1. ¹Department of Neurology, Henry Ford Health Sciences Center, Detroit, Michigan, USA
2. ²Department of Physics, Oakland University, Rochester, Michigan, USA
3. ³Department of Biostatistics and Research Epidemiology, Henry Ford Health Sciences Center, Detroit, Michigan, USA
4. ⁴Harper Hospital, MR Center, Detroit, Michigan, USA

Correspondence: Dr M Chopp, Neurology Department, Henry Ford Hospital, 2799 West Grand Boulevard, Detroit, MI 48202, USA. E-mail: chopp@neuro.hfh.edu

Received 1 August 2004; Revised 3 September 2004; Accepted 15 September 2004; Published online 16 February 2005.

Abstract

We sought to identify magnetic resonance imaging (MRI) parameters that can identify as well as predict disruption of the blood–brain barrier (BBB) after embolic stroke in the rat. Rats subjected to embolic stroke with (n=13) and without (n=13) rt-PA treatment were followed with MRI using quantitative permeability-related parameters, consisting of: transfer constant (K_i) of Gd- DTPA, the distribution volume (V_p) of the mobile protons, and the inverse of the apparent forward transfer rate for magnetization transfer (k_inv), as well as the apparent diffusion coefficient of water (ADC_w), T₂, and cerebral cerebral blood flow (CBF).
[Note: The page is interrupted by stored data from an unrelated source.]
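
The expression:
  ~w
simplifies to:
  ~w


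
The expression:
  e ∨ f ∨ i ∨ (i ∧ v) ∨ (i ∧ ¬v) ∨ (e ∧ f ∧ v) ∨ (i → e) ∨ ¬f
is always true.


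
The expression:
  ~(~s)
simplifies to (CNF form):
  s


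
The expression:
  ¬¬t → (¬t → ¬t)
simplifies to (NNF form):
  True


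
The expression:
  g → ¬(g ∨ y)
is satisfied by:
  {g: False}


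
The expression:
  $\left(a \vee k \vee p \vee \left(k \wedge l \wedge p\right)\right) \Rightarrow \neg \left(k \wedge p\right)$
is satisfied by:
  {p: False, k: False}
  {k: True, p: False}
  {p: True, k: False}


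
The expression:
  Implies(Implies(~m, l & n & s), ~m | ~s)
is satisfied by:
  {s: False, m: False}
  {m: True, s: False}
  {s: True, m: False}


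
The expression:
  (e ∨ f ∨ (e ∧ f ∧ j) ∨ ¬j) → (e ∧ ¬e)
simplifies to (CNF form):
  j ∧ ¬e ∧ ¬f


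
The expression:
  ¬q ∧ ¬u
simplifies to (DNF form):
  ¬q ∧ ¬u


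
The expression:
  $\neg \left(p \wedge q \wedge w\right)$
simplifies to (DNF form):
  $\neg p \vee \neg q \vee \neg w$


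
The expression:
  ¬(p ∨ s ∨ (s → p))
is never true.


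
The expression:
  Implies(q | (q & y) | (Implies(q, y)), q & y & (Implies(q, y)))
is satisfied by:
  {y: True, q: True}


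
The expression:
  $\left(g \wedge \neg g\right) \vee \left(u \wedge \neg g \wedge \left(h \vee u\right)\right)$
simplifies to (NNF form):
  $u \wedge \neg g$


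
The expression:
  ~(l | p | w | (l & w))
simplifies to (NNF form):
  ~l & ~p & ~w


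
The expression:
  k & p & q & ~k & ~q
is never true.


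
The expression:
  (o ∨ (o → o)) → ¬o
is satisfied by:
  {o: False}


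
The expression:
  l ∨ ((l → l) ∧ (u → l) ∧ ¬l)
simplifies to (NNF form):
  l ∨ ¬u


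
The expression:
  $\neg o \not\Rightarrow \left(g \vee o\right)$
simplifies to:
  $\neg g \wedge \neg o$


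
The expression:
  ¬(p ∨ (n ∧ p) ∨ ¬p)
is never true.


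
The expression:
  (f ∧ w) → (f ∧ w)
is always true.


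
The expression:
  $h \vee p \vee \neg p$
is always true.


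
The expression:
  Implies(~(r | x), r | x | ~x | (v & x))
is always true.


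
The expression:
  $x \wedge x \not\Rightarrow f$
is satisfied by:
  {x: True, f: False}


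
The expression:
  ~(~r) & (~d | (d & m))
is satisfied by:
  {r: True, m: True, d: False}
  {r: True, m: False, d: False}
  {r: True, d: True, m: True}


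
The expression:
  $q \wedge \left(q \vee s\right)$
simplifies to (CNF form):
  $q$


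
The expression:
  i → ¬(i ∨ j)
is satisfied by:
  {i: False}


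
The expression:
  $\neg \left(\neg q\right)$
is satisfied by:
  {q: True}


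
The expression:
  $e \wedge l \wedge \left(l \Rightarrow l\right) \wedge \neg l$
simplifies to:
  $\text{False}$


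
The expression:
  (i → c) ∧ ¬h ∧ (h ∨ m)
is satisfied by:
  {c: True, m: True, h: False, i: False}
  {m: True, c: False, h: False, i: False}
  {i: True, c: True, m: True, h: False}


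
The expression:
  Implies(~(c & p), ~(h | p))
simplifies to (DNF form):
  (c & p) | (~h & ~p)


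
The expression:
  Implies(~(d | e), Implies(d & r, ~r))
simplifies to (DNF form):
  True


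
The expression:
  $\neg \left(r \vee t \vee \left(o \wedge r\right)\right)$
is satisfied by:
  {r: False, t: False}


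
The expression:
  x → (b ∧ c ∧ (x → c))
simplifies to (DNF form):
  (b ∧ c) ∨ ¬x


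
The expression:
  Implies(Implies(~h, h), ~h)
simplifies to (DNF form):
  ~h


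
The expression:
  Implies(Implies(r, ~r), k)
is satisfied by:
  {r: True, k: True}
  {r: True, k: False}
  {k: True, r: False}


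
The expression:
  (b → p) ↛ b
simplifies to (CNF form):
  ¬b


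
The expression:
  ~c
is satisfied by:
  {c: False}


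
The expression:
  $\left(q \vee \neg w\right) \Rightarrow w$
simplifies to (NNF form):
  $w$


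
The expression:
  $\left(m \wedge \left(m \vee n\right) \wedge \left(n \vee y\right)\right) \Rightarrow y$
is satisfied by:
  {y: True, m: False, n: False}
  {m: False, n: False, y: False}
  {y: True, n: True, m: False}
  {n: True, m: False, y: False}
  {y: True, m: True, n: False}
  {m: True, y: False, n: False}
  {y: True, n: True, m: True}


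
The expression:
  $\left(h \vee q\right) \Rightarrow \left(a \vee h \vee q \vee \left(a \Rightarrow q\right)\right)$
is always true.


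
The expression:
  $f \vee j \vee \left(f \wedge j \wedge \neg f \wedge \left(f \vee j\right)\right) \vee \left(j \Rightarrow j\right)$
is always true.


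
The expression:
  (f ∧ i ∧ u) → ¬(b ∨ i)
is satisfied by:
  {u: False, i: False, f: False}
  {f: True, u: False, i: False}
  {i: True, u: False, f: False}
  {f: True, i: True, u: False}
  {u: True, f: False, i: False}
  {f: True, u: True, i: False}
  {i: True, u: True, f: False}


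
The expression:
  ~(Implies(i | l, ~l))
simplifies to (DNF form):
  l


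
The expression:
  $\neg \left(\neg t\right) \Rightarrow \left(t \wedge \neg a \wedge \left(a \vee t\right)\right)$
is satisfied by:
  {t: False, a: False}
  {a: True, t: False}
  {t: True, a: False}


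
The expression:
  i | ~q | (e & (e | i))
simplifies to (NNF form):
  e | i | ~q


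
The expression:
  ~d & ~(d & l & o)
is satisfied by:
  {d: False}


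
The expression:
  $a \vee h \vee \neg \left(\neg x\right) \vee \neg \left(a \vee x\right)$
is always true.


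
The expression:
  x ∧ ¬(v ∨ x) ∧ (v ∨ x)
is never true.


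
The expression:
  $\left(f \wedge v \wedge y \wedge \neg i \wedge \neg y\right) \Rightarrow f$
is always true.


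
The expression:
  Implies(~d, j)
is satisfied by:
  {d: True, j: True}
  {d: True, j: False}
  {j: True, d: False}


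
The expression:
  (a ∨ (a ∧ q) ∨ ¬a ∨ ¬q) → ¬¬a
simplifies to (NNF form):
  a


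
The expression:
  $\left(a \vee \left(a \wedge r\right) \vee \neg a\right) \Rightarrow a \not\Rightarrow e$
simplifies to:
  $a \wedge \neg e$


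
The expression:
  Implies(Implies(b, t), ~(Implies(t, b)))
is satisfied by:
  {b: True, t: False}
  {t: True, b: False}


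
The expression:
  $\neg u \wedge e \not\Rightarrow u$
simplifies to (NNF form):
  $e \wedge \neg u$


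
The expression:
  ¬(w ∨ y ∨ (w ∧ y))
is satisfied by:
  {y: False, w: False}


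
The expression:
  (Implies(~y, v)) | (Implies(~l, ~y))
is always true.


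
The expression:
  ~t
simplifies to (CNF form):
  ~t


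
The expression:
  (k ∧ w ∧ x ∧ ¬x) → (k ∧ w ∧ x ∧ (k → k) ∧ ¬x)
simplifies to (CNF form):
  True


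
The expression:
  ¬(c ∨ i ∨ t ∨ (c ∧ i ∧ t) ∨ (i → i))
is never true.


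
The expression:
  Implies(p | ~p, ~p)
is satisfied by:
  {p: False}


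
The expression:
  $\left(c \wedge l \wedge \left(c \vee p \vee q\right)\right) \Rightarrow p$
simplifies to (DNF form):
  $p \vee \neg c \vee \neg l$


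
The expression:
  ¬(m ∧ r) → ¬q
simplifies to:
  (m ∧ r) ∨ ¬q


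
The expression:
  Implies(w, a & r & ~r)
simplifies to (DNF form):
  ~w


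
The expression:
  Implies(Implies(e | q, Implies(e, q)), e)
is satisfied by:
  {e: True}


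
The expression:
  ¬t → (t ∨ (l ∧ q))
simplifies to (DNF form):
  t ∨ (l ∧ q)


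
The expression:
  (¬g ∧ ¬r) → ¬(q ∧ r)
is always true.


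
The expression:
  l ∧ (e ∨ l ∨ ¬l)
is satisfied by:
  {l: True}


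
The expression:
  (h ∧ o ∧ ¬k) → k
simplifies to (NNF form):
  k ∨ ¬h ∨ ¬o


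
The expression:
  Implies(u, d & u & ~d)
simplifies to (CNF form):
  ~u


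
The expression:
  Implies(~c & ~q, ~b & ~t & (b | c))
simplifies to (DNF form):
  c | q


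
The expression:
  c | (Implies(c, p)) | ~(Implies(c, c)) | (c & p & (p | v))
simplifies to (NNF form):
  True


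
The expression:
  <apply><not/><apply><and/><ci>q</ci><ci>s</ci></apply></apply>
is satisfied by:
  {s: False, q: False}
  {q: True, s: False}
  {s: True, q: False}


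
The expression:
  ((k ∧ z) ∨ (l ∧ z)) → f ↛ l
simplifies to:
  (f ∧ ¬l) ∨ (¬k ∧ ¬l) ∨ ¬z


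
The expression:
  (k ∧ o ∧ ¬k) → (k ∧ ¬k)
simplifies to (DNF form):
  True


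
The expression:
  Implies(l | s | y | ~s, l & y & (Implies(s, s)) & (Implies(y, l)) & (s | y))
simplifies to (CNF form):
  l & y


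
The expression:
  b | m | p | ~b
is always true.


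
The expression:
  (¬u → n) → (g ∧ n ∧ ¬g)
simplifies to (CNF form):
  ¬n ∧ ¬u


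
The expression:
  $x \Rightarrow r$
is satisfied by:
  {r: True, x: False}
  {x: False, r: False}
  {x: True, r: True}


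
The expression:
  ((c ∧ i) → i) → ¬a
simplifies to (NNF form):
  ¬a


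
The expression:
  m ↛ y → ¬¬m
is always true.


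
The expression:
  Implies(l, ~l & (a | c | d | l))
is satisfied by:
  {l: False}


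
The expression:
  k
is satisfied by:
  {k: True}


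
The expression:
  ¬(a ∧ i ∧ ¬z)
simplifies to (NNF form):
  z ∨ ¬a ∨ ¬i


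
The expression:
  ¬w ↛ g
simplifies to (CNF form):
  ¬g ∧ ¬w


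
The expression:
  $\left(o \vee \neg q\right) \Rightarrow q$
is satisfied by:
  {q: True}


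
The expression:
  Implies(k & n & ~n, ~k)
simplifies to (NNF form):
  True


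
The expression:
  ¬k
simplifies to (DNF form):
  ¬k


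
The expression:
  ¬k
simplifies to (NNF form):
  ¬k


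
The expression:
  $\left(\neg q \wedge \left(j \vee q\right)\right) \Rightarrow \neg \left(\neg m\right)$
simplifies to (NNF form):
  $m \vee q \vee \neg j$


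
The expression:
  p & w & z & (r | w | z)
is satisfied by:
  {z: True, p: True, w: True}


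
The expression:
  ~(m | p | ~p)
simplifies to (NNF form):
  False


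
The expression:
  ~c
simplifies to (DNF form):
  ~c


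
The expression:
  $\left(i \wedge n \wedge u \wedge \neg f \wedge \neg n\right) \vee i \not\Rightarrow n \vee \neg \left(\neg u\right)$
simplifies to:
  $u \vee \left(i \wedge \neg n\right)$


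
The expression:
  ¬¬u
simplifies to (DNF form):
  u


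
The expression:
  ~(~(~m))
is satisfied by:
  {m: False}


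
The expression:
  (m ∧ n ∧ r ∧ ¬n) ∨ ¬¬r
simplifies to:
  r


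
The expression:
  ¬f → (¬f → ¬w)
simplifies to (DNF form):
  f ∨ ¬w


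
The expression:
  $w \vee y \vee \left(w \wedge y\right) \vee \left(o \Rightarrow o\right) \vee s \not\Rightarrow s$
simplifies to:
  $\text{True}$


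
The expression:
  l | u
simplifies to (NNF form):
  l | u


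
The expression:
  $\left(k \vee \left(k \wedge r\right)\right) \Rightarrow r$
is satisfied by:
  {r: True, k: False}
  {k: False, r: False}
  {k: True, r: True}


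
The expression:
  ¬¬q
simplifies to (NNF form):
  q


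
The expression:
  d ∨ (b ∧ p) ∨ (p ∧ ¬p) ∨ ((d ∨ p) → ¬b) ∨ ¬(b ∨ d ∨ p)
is always true.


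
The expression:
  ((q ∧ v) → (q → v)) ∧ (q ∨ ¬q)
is always true.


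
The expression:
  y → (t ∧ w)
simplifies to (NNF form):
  (t ∧ w) ∨ ¬y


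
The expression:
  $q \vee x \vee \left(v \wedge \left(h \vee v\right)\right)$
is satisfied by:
  {x: True, q: True, v: True}
  {x: True, q: True, v: False}
  {x: True, v: True, q: False}
  {x: True, v: False, q: False}
  {q: True, v: True, x: False}
  {q: True, v: False, x: False}
  {v: True, q: False, x: False}


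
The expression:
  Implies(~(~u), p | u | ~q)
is always true.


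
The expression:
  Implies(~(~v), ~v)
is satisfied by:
  {v: False}


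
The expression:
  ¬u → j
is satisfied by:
  {u: True, j: True}
  {u: True, j: False}
  {j: True, u: False}


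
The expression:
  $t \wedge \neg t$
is never true.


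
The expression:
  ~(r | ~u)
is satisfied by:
  {u: True, r: False}


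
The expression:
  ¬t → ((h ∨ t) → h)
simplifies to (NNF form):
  True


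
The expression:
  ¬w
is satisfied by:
  {w: False}


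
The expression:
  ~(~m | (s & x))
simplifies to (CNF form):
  m & (~s | ~x)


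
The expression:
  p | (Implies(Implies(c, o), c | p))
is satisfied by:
  {c: True, p: True}
  {c: True, p: False}
  {p: True, c: False}


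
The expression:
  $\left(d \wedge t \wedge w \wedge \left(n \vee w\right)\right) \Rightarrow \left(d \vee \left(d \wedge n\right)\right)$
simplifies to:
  $\text{True}$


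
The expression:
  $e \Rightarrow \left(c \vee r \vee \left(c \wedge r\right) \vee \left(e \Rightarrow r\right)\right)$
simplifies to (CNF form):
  $c \vee r \vee \neg e$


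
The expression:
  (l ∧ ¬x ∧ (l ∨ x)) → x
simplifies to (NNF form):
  x ∨ ¬l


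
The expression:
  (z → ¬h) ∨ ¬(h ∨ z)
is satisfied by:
  {h: False, z: False}
  {z: True, h: False}
  {h: True, z: False}


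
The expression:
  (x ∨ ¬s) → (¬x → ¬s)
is always true.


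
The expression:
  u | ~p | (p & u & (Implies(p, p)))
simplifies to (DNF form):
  u | ~p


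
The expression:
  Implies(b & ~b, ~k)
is always true.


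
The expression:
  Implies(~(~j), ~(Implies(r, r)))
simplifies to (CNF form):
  ~j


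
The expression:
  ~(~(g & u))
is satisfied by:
  {u: True, g: True}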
Tissue progressing to fibrin leakage resulting from BBB disruption and adjacent tissue were then analyzed to identify MRI markers that characterize BBB disruption. Animals were killed after final MRI measurements at 24 h after induction of embolic stroke and cerebral tissues were perfused and stained to detect fibrin leakage. K_i, V_p, and k_inv were the most sensitive early (2 to 3 h) indices of the cerebral tissue that progresses to fibrin leakage. Cerebral blood flow was not significantly different between ischemic tissue with a compromised and an intact BBB. Our data indicate that compromise of the BBB can be sensitively predicted using a select set of MR parameters.